Since there is no way to configure the IPv6 address using the web-ui, we have to manually edit the config file (/usr/local/hestia/data/users/$user/web.conf) and add the IPv6 address in the IP6 field.

e.g.

[email protected]:~# cat /usr/local/hestia/data/users/admin/web.conf
DOMAIN=‘potato.irc.gr’ IP=‘95.111.231.144’ IP6=‘2a02:c207:2041:3109::1’ CUSTOM_DOCROOT=’’…

And then run this script I’ve quickly hacked, to create the listen directive needed.

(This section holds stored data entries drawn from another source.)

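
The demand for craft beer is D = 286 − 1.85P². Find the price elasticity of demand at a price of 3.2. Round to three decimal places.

-0.142

At P = 3.2, D = 267.056.
dD/dP = −2·1.85·P = −11.84.
Point elasticity E = (dD/dP)·(P/D) = -11.84 × 3.2/267.056 ≈ -0.142.
|E| < 1, so demand is inelastic at this price.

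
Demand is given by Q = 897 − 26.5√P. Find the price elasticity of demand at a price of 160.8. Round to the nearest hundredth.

At P = 160.8, Q = 560.9616.
dQ/dP = −26.5/(2√P) = −26.5/(2·12.6807).
Point elasticity E = (dQ/dP)·(P/Q) = -1.0449 × 160.8/560.9616 ≈ -0.30.
|E| < 1, so demand is inelastic at this price.

-0.30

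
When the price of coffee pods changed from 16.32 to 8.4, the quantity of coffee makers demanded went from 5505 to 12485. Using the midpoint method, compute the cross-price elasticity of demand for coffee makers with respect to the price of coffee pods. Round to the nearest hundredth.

%ΔQ_x = (12485 − 5505)/[(5505+12485)/2] = 6980/8995 ≈ 0.7760.
%ΔP_y = (8.4 − 16.32)/[(16.32+8.4)/2] ≈ -0.6408.
E_xy = 0.7760/-0.6408 ≈ -1.21.
E_xy < 0, so coffee makers and coffee pods are complements.

-1.21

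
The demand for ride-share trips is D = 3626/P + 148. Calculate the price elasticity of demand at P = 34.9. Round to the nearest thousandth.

-0.412

At P = 34.9, D = 251.8968.
dD/dP = −3626/P² = −2.977.
Point elasticity E = (dD/dP)·(P/D) = -2.977 × 34.9/251.8968 ≈ -0.412.
|E| < 1, so demand is inelastic at this price.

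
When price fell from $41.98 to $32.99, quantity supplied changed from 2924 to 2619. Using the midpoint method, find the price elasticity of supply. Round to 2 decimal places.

%Δq = (2619 − 2924)/[(2924 + 2619)/2] = -305/2771.5 ≈ -0.1100.
%ΔP = (32.99 − 41.98)/[(41.98 + 32.99)/2] = -8.99/37.485 ≈ -0.2398.
Arc elasticity E = %Δq/%ΔP ≈ -0.1100/-0.2398 ≈ 0.46.
|E| < 1: supply is inelastic over this range.

0.46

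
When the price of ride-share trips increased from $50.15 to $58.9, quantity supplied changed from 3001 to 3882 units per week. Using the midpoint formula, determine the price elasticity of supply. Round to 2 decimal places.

%Δq = (3882 − 3001)/[(3001 + 3882)/2] = 881/3441.5 ≈ 0.2560.
%Δp = (58.9 − 50.15)/[(50.15 + 58.9)/2] = 8.75/54.525 ≈ 0.1605.
Arc elasticity E = %Δq/%Δp ≈ 0.2560/0.1605 ≈ 1.60.
|E| > 1: supply is elastic over this range.

1.60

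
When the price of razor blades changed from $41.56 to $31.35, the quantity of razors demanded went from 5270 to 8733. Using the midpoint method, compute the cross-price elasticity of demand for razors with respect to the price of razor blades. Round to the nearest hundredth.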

[email protected]:~# cat bin/v-add-web-domains-ipv6
#!/bin/bash
# configure ipv6 for all vhosts

USERS="$(v-list-users plain | awk '{print $1}')"
for u in ${USERS}; do
        DOMAINS="$(v-list-web-domains ${u} plain | awk '{print $1}')"
        for d in ${DOMAINS}; do
                source /usr/local/hestia/data/users/${u}/web.conf

                if [ -n "$IP6" ]; then
                        echo "listen [${IP6}]:80;" > /home/${u}/conf/web/${d}/nginx.conf_ip6
                        [ "$SSL" == "yes" ] && echo "listen [${IP6}]:443 ssl http2;" > /home/${u}/conf/web/${d}/nginx.ssl.conf_ip6
                else
                        rm -f /home/${u}/conf/web/${d}/nginx.conf_ip6
                        [ "$SSL" == "yes" ] && rm -f /home/${u}/conf/web/${d}/nginx.ssl.conf_ip6
                fi
        done
done

nginx -t && systemctl reload nginx

Here is the script output…

[email protected]:~# cat /home/admin/conf/web/potato.irc.gr/nginx.conf_ip6
listen [2a02:c207:2041:3109::1]:80;
[email protected]:~# cat /home/admin/conf/web/potato.irc.gr/nginx.ssl.conf_ip6
listen [2a02:c207:2041:3109::1]:443 ssl http2;

You may now add an AAAA record in the DNS zone file and it shall work :wink:

Please note that this is only a quick hack.
It only works for websites behind the nginx service.
It does not substitute proper ipv6 support in HestiaCP’s core.

Thanks,
Sot.

7 Likes

thanks for the guide mate, actually it works like a charm but unfortunately if there is any other user than admin, this shows SSL error and fetch SSL from default admin web. please help regarding this.

Can you share more details please?
I can’t understand the problem from your description.

hey mate I’ll give you access to my testing server tomorrow then you’ll check it yourself.